"Kusursuz derecede nesnel ve titiz bir çalışma. İnsanların içine düştüğü idraksizliği açıklıyor ama bereket versin, geçiştirmiyor. Şaşırtıcı ve insanı saran, unutulmaz bir kitap".
- Marcel Reich-Ranicki
Tarihçi Saul Friedlander'in eseri, Yahudi soykırımı hakkında bir başyapıt olmanın yanında, Nazi ideolojisini ve iktidarını anlamak için anahtar kaynaklardan biridir.
1933-1939 arası dönemi ele alan bu ilk cilt, Nazi Almanyası'nda yaşamını sürdürmeye çalışan Yahudiler etrafındaki çemberin gitgide daralışını anlatıyor. Okura bu daralmayı hissettiren inanılmaz ayrıntılı bir tasvirle, bir korku rejiminin tablosunu çiziyor.

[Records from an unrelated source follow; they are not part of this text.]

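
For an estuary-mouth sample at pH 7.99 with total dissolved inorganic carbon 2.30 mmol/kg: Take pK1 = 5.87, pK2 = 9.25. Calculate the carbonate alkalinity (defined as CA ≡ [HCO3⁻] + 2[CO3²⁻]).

CA = [HCO3⁻] + 2[CO3²⁻] = (α₁ + 2α₂)·DIC
At pH 7.99: [H⁺]/K1 = 10^-2.12 = 0.0075858, K2/[H⁺] = 10^-1.26 = 0.054954
α₁ = 1/(1 + 0.0075858 + 0.054954) = 1/1.0625 = 0.9411; α₂ = α₁·K2/[H⁺] = 0.05172
α₁ + 2α₂ = 1.0446
CA = 1.0446 × 2.30 = 2.40 mmol/kg

CA = 2.40 mmol/kg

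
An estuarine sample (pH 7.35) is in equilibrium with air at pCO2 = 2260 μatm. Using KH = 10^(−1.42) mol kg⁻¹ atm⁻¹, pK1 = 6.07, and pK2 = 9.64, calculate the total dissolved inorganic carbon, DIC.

DIC = 1.73 mmol/kg

[CO2*] = KH · pCO2 = 10^(−1.42) × 2260×10^-6 = 8.592×10^-5 mol/kg
α₀ = 1/(1 + K1/[H⁺] + K1K2/[H⁺]²) = 1/(1 + 10^+1.28 + 10^-1.01) = 0.04962
DIC = [CO2*]/α₀ = 8.592×10^-5 / 0.04962 = 1.73 mmol/kg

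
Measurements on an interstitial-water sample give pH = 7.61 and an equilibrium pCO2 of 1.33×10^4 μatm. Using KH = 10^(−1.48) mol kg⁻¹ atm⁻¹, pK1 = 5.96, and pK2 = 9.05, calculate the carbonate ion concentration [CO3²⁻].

[CO2*] = KH · pCO2 = 10^(−1.48) × 1.33×10^4×10^-6 = 4.404×10^-4 mol/kg
α₀ = 1/(1 + K1/[H⁺] + K1K2/[H⁺]²) = 1/(1 + 10^+1.65 + 10^+0.21) = 0.02115
DIC = [CO2*]/α₀ = 4.404×10^-4 / 0.02115 = 20.83 mmol/kg
[CO3²⁻] = α₂·DIC; α₂ = 0.03429, so [CO3²⁻] = 0.03429 × 20.83 = 0.714 mmol/kg

[CO3²⁻] = 0.714 mmol/kg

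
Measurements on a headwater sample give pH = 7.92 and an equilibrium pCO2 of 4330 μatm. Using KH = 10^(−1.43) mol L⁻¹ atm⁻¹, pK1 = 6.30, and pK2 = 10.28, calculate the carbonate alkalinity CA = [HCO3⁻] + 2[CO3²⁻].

[CO2*] = KH · pCO2 = 10^(−1.43) × 4330×10^-6 = 1.609×10^-4 mol/L
α₀ = 1/(1 + K1/[H⁺] + K1K2/[H⁺]²) = 1/(1 + 10^+1.62 + 10^-0.74) = 0.02333
DIC = [CO2*]/α₀ = 1.609×10^-4 / 0.02333 = 6.897 mmol/L
CA = (α₁ + 2α₂)·DIC = (0.9724 + 2×0.004245) × 6.897 = 6.76 mmol/L

CA = 6.76 mmol/L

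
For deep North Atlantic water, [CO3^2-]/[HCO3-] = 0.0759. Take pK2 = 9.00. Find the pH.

pH = 7.88

From K2 = [H⁺][CO3^2-]/[HCO3-]:  pH = pK2 + log₁₀([CO3^2-]/[HCO3-])
log₁₀(0.0759) = -1.120
pH = 9.00 + (-1.120) = 7.88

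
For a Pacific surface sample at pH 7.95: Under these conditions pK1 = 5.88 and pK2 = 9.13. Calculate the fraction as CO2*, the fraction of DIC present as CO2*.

α₀ = 0.00792

α₀ = 1 / (1 + K1/[H⁺] + K1K2/[H⁺]²) = 1 / (1 + 10^+2.07 + 10^+0.89)
   = 1 / (1 + 117.49 + 7.7625) = 1/126.25 = 0.007921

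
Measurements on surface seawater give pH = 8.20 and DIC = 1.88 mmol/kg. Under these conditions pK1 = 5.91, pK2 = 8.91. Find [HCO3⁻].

α₁ = 1 / (1 + [H⁺]/K1 + K2/[H⁺]) = 1 / (1 + 10^-2.29 + 10^-0.71)
   = 1 / (1 + 0.0051286 + 0.19498) = 1/1.2001 = 0.8333
[HCO3⁻] = α₁ × DIC = 0.8333 × 1.88 = 1.57 mmol/kg

[HCO3⁻] = 1.57 mmol/kg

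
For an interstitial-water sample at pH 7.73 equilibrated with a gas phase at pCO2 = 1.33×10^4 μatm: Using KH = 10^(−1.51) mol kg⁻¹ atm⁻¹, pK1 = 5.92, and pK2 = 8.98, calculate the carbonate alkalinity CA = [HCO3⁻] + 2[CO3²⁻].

[CO2*] = KH · pCO2 = 10^(−1.51) × 1.33×10^4×10^-6 = 4.110×10^-4 mol/kg
α₀ = 1/(1 + K1/[H⁺] + K1K2/[H⁺]²) = 1/(1 + 10^+1.81 + 10^+0.56) = 0.01445
DIC = [CO2*]/α₀ = 4.110×10^-4 / 0.01445 = 28.44 mmol/kg
CA = (α₁ + 2α₂)·DIC = (0.9331 + 2×0.05247) × 28.44 = 29.5 mmol/kg

CA = 29.5 mmol/kg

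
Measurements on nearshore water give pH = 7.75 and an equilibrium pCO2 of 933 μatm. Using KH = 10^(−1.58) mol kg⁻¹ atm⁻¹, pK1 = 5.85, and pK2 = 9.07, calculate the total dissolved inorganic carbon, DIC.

[CO2*] = KH · pCO2 = 10^(−1.58) × 933×10^-6 = 2.454×10^-5 mol/kg
α₀ = 1/(1 + K1/[H⁺] + K1K2/[H⁺]²) = 1/(1 + 10^+1.90 + 10^+0.58) = 0.01187
DIC = [CO2*]/α₀ = 2.454×10^-5 / 0.01187 = 2.07 mmol/kg

DIC = 2.07 mmol/kg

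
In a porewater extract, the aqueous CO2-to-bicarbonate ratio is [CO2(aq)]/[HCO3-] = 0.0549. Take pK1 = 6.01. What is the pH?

From K1 = [H⁺][HCO3-]/[CO2(aq)]:  pH = pK1 − log₁₀([CO2(aq)]/[HCO3-])
log₁₀(0.0549) = -1.260
pH = 6.01 − (-1.260) = 7.27

pH = 7.27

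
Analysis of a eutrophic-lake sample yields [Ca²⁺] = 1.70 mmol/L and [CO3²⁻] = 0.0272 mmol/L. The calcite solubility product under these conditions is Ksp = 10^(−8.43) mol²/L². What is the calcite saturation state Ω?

Ω = 12.4

Ksp = 10^(−8.43) = 3.715×10^-9
Ω = [Ca²⁺][CO3²⁻]/Ksp = (1.70×10^-3)(0.0272×10^-3) / 3.715×10^-9 = 12.4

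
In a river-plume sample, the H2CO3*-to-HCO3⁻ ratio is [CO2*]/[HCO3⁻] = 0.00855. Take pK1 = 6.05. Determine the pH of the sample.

From K1 = [H⁺][HCO3⁻]/[CO2*]:  pH = pK1 − log₁₀([CO2*]/[HCO3⁻])
log₁₀(0.00855) = -2.068
pH = 6.05 − (-2.068) = 8.12

pH = 8.12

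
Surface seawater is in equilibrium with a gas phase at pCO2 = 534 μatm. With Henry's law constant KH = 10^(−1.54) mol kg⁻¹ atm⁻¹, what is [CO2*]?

[CO2*] = 15.4 μmol/kg

KH = 10^(−1.54) = 2.884×10^-2 mol kg⁻¹ atm⁻¹
[CO2*] = KH · pCO2 = 2.884×10^-2 × 534×10^-6 atm = 1.54×10^-5 mol/kg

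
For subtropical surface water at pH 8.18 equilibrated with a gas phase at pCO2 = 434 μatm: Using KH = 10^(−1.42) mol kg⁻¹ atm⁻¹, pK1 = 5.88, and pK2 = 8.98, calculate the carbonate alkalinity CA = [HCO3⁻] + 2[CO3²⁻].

[CO2*] = KH · pCO2 = 10^(−1.42) × 434×10^-6 = 1.650×10^-5 mol/kg
α₀ = 1/(1 + K1/[H⁺] + K1K2/[H⁺]²) = 1/(1 + 10^+2.30 + 10^+1.50) = 0.004308
DIC = [CO2*]/α₀ = 1.650×10^-5 / 0.004308 = 3.831 mmol/kg
CA = (α₁ + 2α₂)·DIC = (0.8595 + 2×0.1362) × 3.831 = 4.34 mmol/kg

CA = 4.34 mmol/kg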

Giderek takıntılı hale gelen bir takibat... Kurbanların çaresizliği... Kah eğlenerek kah korkarak olup biteni izleyen "seyirci" kitlesi... Kitap, nasyonal sosyalist Yahudi düşmanlığının, o zamana kadarki "geleneksel" anti-semitizmle farkı üzerinde duruyor. Nazi fanatizminin, nasıl bir girdap gibi felaketi derinleştirdiğini gösteriyor bize.
Friedlander, kurbanların korkularına ve çektikleri ezaya da dikkat eden, onları da konuşturan bir tarih yazımı yöntemini benimsemesiyle de dikkat çekiyor.